Excellent info page about PIOs and EmComm actions

 

I really hope you will take a moment to read this page before it changes or goes away.

http://www.govloop.com/profiles/blogs/considerations-for-the-digital-public-information-officer-pio

 

Thanks to Walt Palmer, W4ALT, for spotting it.

 

 

The Last Word

New Year’s Resolutions and ham radio

 

It’s getting to be that time again.  In less than a month we resolve to be better.  New Year’s resolutions are always interesting.  Sometimes we keep them, most times we don’t.  But we all do make them, even if just to ourselves.  Lose some weight, paint the living room, read a book or learn to play the banjo – the plans vary widely.  But at least we make plans.

 

If there are no thoughts and plans, then the chances of any action greatly diminished.  (No one just starts painting the living room without some thought to it.)  So, what are your plans as a PIO for 2012?

 

I promise you, the Mayans were wrong and the world will not end in 2012.  If I am wrong, you will be the 2nd one to know.  So you need to plan. 

 

The only reason the Mayan calendar ends in 2012 is that they did not plan and ran out of rocks. 
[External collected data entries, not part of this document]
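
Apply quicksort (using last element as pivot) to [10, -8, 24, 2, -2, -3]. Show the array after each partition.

Partition 1: pivot=-3 at index 1 -> [-8, -3, 24, 2, -2, 10]
Partition 2: pivot=10 at index 4 -> [-8, -3, 2, -2, 10, 24]
Partition 3: pivot=-2 at index 2 -> [-8, -3, -2, 2, 10, 24]


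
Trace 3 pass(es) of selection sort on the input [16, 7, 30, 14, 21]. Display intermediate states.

Pass 1: Select minimum 7 at index 1, swap -> [7, 16, 30, 14, 21]
Pass 2: Select minimum 14 at index 3, swap -> [7, 14, 30, 16, 21]
Pass 3: Select minimum 16 at index 3, swap -> [7, 14, 16, 30, 21]


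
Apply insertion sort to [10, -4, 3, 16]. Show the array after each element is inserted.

First element 10 is already 'sorted'
Insert -4: shifted 1 elements -> [-4, 10, 3, 16]
Insert 3: shifted 1 elements -> [-4, 3, 10, 16]
Insert 16: shifted 0 elements -> [-4, 3, 10, 16]


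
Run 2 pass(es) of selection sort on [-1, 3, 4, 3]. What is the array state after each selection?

Pass 1: Select minimum -1 at index 0, swap -> [-1, 3, 4, 3]
Pass 2: Select minimum 3 at index 1, swap -> [-1, 3, 4, 3]


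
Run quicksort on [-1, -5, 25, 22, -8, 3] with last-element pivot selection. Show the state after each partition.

Partition 1: pivot=3 at index 3 -> [-1, -5, -8, 3, 25, 22]
Partition 2: pivot=-8 at index 0 -> [-8, -5, -1, 3, 25, 22]
Partition 3: pivot=-1 at index 2 -> [-8, -5, -1, 3, 25, 22]
Partition 4: pivot=22 at index 4 -> [-8, -5, -1, 3, 22, 25]


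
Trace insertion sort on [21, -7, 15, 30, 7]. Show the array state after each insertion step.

First element 21 is already 'sorted'
Insert -7: shifted 1 elements -> [-7, 21, 15, 30, 7]
Insert 15: shifted 1 elements -> [-7, 15, 21, 30, 7]
Insert 30: shifted 0 elements -> [-7, 15, 21, 30, 7]
Insert 7: shifted 3 elements -> [-7, 7, 15, 21, 30]


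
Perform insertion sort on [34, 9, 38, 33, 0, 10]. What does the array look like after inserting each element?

First element 34 is already 'sorted'
Insert 9: shifted 1 elements -> [9, 34, 38, 33, 0, 10]
Insert 38: shifted 0 elements -> [9, 34, 38, 33, 0, 10]
Insert 33: shifted 2 elements -> [9, 33, 34, 38, 0, 10]
Insert 0: shifted 4 elements -> [0, 9, 33, 34, 38, 10]
Insert 10: shifted 3 elements -> [0, 9, 10, 33, 34, 38]


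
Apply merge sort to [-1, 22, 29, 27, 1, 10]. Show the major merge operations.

Divide and conquer:
  Merge [22] + [29] -> [22, 29]
  Merge [-1] + [22, 29] -> [-1, 22, 29]
  Merge [1] + [10] -> [1, 10]
  Merge [27] + [1, 10] -> [1, 10, 27]
  Merge [-1, 22, 29] + [1, 10, 27] -> [-1, 1, 10, 22, 27, 29]


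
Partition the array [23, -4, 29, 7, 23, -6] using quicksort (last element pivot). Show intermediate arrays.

Partition 1: pivot=-6 at index 0 -> [-6, -4, 29, 7, 23, 23]
Partition 2: pivot=23 at index 4 -> [-6, -4, 7, 23, 23, 29]
Partition 3: pivot=23 at index 3 -> [-6, -4, 7, 23, 23, 29]
Partition 4: pivot=7 at index 2 -> [-6, -4, 7, 23, 23, 29]


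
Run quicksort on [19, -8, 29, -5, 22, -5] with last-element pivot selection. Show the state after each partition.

Partition 1: pivot=-5 at index 2 -> [-8, -5, -5, 19, 22, 29]
Partition 2: pivot=-5 at index 1 -> [-8, -5, -5, 19, 22, 29]
Partition 3: pivot=29 at index 5 -> [-8, -5, -5, 19, 22, 29]
Partition 4: pivot=22 at index 4 -> [-8, -5, -5, 19, 22, 29]


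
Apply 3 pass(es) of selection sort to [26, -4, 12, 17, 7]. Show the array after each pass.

Pass 1: Select minimum -4 at index 1, swap -> [-4, 26, 12, 17, 7]
Pass 2: Select minimum 7 at index 4, swap -> [-4, 7, 12, 17, 26]
Pass 3: Select minimum 12 at index 2, swap -> [-4, 7, 12, 17, 26]


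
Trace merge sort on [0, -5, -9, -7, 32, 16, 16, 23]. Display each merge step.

Divide and conquer:
  Merge [0] + [-5] -> [-5, 0]
  Merge [-9] + [-7] -> [-9, -7]
  Merge [-5, 0] + [-9, -7] -> [-9, -7, -5, 0]
  Merge [32] + [16] -> [16, 32]
  Merge [16] + [23] -> [16, 23]
  Merge [16, 32] + [16, 23] -> [16, 16, 23, 32]
  Merge [-9, -7, -5, 0] + [16, 16, 23, 32] -> [-9, -7, -5, 0, 16, 16, 23, 32]


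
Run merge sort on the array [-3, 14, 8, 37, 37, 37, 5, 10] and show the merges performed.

Divide and conquer:
  Merge [-3] + [14] -> [-3, 14]
  Merge [8] + [37] -> [8, 37]
  Merge [-3, 14] + [8, 37] -> [-3, 8, 14, 37]
  Merge [37] + [37] -> [37, 37]
  Merge [5] + [10] -> [5, 10]
  Merge [37, 37] + [5, 10] -> [5, 10, 37, 37]
  Merge [-3, 8, 14, 37] + [5, 10, 37, 37] -> [-3, 5, 8, 10, 14, 37, 37, 37]


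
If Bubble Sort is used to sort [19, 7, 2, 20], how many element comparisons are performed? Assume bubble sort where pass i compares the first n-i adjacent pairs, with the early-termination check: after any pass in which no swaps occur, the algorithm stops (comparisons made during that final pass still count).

Pass 1: compare adjacent pairs (0,1)..(2,3) = 3 comparison(s), 2 swap(s) -> [7, 2, 19, 20]
Pass 2: compare adjacent pairs (0,1)..(1,2) = 2 comparison(s), 1 swap(s) -> [2, 7, 19, 20]
Pass 3: compare adjacent pairs (0,1)..(0,1) = 1 comparison(s), 0 swap(s) -> [2, 7, 19, 20]
No swaps in this pass, so bubble sort stops here.
Total comparisons: 3 + 2 + 1 = 6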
“Hey, Quazikettles....hand me a new rock!” 

“What??  We’re all out of rocks?  Then we’ll just stop here and drive people nuts.”

 

OK, so 2012 really will happen after all.  What do you plan to do about it as a PIO?  Here at HQ we need to plan at least a year in advance.  We need more than just a Field Day release and maybe answering the (never coming) phone call from Fox News.  So what are your plans – let us know and we can work together.  Share your 2012 PR work plans on the PR@arrl.org email reflector.  Let’s see what you got.

 

In the meantime have a Merry Christmas!